As we sit here in early July, many institutions are at an impasse. The NFL and NBA are locked out. Europe can't seem to figure out how to resolve the debt situations in Greece, Ireland, and Portugal. The US government has hit its debt limit, and can't seem to figure out how to reach an accord. The Minnesota state government is shut down. And the Los Angeles Dodgers -- a team that was purchased in 2004 for $0 down with a bunch of real estate assets as collateral -- has moved past the zombie stage and is now working through bankruptcy proceedings.

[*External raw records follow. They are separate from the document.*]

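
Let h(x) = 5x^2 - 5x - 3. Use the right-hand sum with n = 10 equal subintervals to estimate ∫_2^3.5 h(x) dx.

35.559375

Δx = (3.5 − 2)/10 = 0.15.
Right endpoints: 2.15, 2.3, 2.45, 2.6, 2.75, 2.9, 3.05, 3.2, 3.35, 3.5.
h(2.15) = 9.3625, h(2.3) = 11.95, h(2.45) = 14.7625, h(2.6) = 17.8, h(2.75) = 21.0625, h(2.9) = 24.55, h(3.05) = 28.2625, h(3.2) = 32.2, h(3.35) = 36.3625, h(3.5) = 40.75.
Sum = Δx · [h(2.15) + h(2.3) + h(2.45) + ...].
Sum = 35.559375.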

This is all bullish. As we look at economic conditions, we don't see exurban California town houses selling for $500,000 with people camping out for the right to purchase one, as we saw in 2006. We don't have the S&P 500 trading at a P/E of 28, as it did in 2000. Unemployment is already elevated. Governments are already cutting back. Social mood is already pessimistic -- we are already convinced that we are doomed to debt deflation, hyperinflation, another lost decade, the end of American hegemony and the dollar standard, a shortage of natural resources, climate change wreaking havoc on humanity, the implosion of the interlinked global economy, or something else that the in-the-pockets-of-the-elite media won't tell us about.
Maybe the US government will fail to lift the debt ceiling for a couple weeks longer than expected, or European banks will have liquidity crises again, causing asset markets to crash. And in fact, I think there's a pretty good chance of one or both happening over the next few months. But let's not confuse a short-term disruption to financial markets like we saw in 1987 or 1998 as being another Lehman Brothers instead of the situation we find ourselves in today, which is the slow, methodical transition of the economy to the next secular bull market.